Hi, I’m not quite sure if I’m posting my thread in the right place, I apologize in advance to the moderation if you have to move it to another place.
I have a topic I’ve been thinking about for the past day, it’s about minimal debian templates and integrating Kicksecure enhancements into them.
What do you think, is the meaning and philosophy of minimal debian templates lost once Kicksecure enhancements are installed in them?
Because there are a lot of dependencies and libraries, my image of minimal template increased by ~800mb after installing Kicksecure in it.
Package kicksecure-qubes-cli besides necessary installs auxiliary packages, such as openvpn. You can probably cut them out, but I’m afraid to do it for fear of breaking something.
I also had a problem updating appvm after installing kicksecure in a template.
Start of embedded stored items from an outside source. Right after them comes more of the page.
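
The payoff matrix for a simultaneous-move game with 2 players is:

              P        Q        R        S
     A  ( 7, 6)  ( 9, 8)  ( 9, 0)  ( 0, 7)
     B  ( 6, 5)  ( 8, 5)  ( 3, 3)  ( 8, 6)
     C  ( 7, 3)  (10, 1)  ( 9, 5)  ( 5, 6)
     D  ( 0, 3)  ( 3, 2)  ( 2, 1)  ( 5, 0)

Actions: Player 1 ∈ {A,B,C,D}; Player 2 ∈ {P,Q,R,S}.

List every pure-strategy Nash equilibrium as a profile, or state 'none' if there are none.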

I wrote about this problem in detail here: —
I’m very interested to hear your opinion and reasoning on this.
Hello,
I’ve been using kicksecure-based templates for a while now without many issues. It’s true they’re a bit heavier and use a bit more resources (I’ve had to up the max ram of sys qubes of ~150/200Mb), but it’s a trade-off you may or may not want for extra security.
I did some testing and you can install security packages without full distro morphing:
Did you use the --no-install-recommends parameter when installing packages?
The link is missing, but I haven’t had this problem.
Check out the link I provided above to remove unwanted packages.
Otherwise you can disable and mask unused systemd services.
Just for reference, my sys-net, sys-firewall, sys-usb (ks based on deb-11-minimal) are running on 250Mb of ram (with all security services enabled, and things like openvpn and auto-updates disabled).
I have also successfully installed kicksecure on minimal DISP sys-firewall with hardening checklists features (LKRG, tirdad etc). Maybe this deserves a write-up/howto as some of the details are different to the docs and scattered all over the place. Especially around the using debian VM kernel and headers. Anyone interested in one?